DE NOTRE CORRESPONDANTE
L’IMMUNITÉ INNÉE (composée de diverses cellules) constitue une première ligne de défense contre les organismes pathogènes envahisseurs, en libérant de multiples cytokines inflammatoires, dont l’interleukine-1-bêta (IL1-bêta) et le facteur de nécrose tumoral alpha (TNF alpha), qui combattent directement l’agent infectieux et recrutent d’autres réponses immunes.
Cette libération importante de cytokines, ou « orage cytokinique », peut paradoxalement être plus toxique pour l’hôte que les microbes eux-mêmes, en déclenchant une fuite des capillaires par déstabilisation des interactions cellulaires endothéliales ; cette hyperperméabilité entraîne un œdème tissulaire, une insuffisance d’organes et un état de choc souvent mortel.
Actuellement, il existe deux approches thérapeutiques contre une infection sérieuse. D’une part, cibler les organismes pathogènes spécifiques, avec des antibiotiques ou des antiviraux ; cela requiert d’identifier le pathogène en cause, mais le pathogène peut muter et devenir résistant aux antibiotiques ou antiviraux. D’autre part, moduler la réponse immune innée de l’hôte, soit en réduisant le signal cytokine par des agents, soit au contraire en stimulant ce signal (infusion de cytokines), mais les résultats dans les deux cas ont été décevants.
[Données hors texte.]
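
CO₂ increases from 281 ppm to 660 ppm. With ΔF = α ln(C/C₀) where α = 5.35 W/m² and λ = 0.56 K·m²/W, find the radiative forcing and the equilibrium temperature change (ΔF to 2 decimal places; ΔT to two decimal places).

ΔF = 4.57 W/m²; ΔT = 2.56 K

CO₂: 5.35 × ln(660/281) = 5.35 × ln(2.34875) = 5.35 × 0.85388 = 4.5683 W/m².
ΔT = λ ΔF = 0.56 × 4.57 = 2.5592 K.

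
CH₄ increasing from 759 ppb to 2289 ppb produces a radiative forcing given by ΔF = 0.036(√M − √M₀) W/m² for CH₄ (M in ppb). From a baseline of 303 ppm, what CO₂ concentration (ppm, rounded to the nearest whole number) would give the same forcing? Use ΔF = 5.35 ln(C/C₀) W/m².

C ≈ 347 ppm

CH₄ forcing: 0.036 × (√2289 − √759) = 0.036 × (47.8435 − 27.5500) = 0.036 × 20.2935 = 0.73057 W/m².
Set 5.35 ln(C/303) = 0.73057: ln(C/303) = 0.73057/5.35 = 0.13656, so C = 303 × e^0.13656 = 303 × 1.14632 = 347.33 ppm.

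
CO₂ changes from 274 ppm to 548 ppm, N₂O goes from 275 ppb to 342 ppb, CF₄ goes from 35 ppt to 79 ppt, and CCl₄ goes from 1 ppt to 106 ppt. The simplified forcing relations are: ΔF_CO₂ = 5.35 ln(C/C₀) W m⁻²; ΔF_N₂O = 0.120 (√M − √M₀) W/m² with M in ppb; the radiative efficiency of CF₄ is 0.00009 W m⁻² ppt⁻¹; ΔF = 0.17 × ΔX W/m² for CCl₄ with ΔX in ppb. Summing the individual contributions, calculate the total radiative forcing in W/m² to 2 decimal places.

ΔF = 3.96 W/m²

CO₂: 5.35 × ln(548/274) = 5.35 × ln(2.00000) = 5.35 × 0.69315 = 3.7084 W/m².
N₂O: 0.120 × (√342 − √275) = 0.120 × (18.4932 − 16.5831) = 0.120 × 1.9101 = 0.2292 W/m².
CF₄: ΔF = 0.00009 × (79 − 35) = 0.00009 × 44 = 0.0040 W/m².
CCl₄: Δ = 106 − 1 = 105 ppt = 0.105 ppb; ΔF = 0.17 × 0.105 = 0.0179 W/m².
Total ΔF = 3.7084 + 0.2292 + 0.0040 + 0.0179 = 3.9595 W/m².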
« Nous avons exploré une troisième approche : maximiser la capacité endogène de l’hôte à vaincre l’infection, en limitant les effets néfastes des médiateurs pro-inflammatoires sur le système vasculaire », rapporte l’équipe du Dr Dean Li (Université d’Utah à Salt Lake City, États-Unis) dans la revue « Science Translational Medicine ».
Ils montrent in vitro que l’addition du fragment actif d’une protéine soluble appelée Slit à des cellules endothéliales vasculaires en culture, peut renforcer la barrière vasculaire, en augmentant les interactions intercellulaires. Slit, en activant le récepteur Robo4, augmente le taux d’une protéine d’adhésion cellulaire, la cadhérine vasculaire endothéliale (cadhérine VE) à la surface cellulaire ; de plus, Slit réduit l’endocytose de la cadhérine VE induite par les cytokines.
Survie augmentée chez des souris.
Cela est également constaté chez la souris. Dans un modèle souris d’inflammation pulmonaire induite par endotoxine bactérienne (LPS administrée dans les poumons), Slit réduit la fuite vasculaire dans les poumons. Dans le modèle murin de septicémie polymicrobienne (ligature et perforation du cæcum), Slit réduit la perméabilité vasculaire dans le rein et la rate et améliore la survie des souris (la survie passe de 33 à 80 %). De même, dans un modèle murin de grippe aviaire H5N1, Slit inhibe l’hyperperméabilité endothéliale dans les poumons trois jours après l’infection H5N1 des souris, et améliore leur survie (de 20 à 50 %).
« La principale approche pour traiter les infections sévères comme les pandémies grippales ou les infections bactériennes sévères consiste aujourd’hui à se concentrer sur le pathogène, explique au « Quotidien » le Dr Li. Toutefois, bien souvent, les patients deviennent très malades, non pas du fait du pathogène, mais à cause du propre système de défense de l’organisme et c’est cette réponse immune qui souvent conduit au décès. Le point principal est qu’une stratégie visant, non pas le pathogène, mais à rendre l’organisme plus résistant à son système de défense, devrait être explorée. » Pour le Dr Li, il pourrait y avoir de nombreuses voies différentes pour stabiliser les vaisseaux sanguins et les rendre plus résistants à l’orage des cytokines.
Science Translational Medicine 17 mars 2010, London et coll.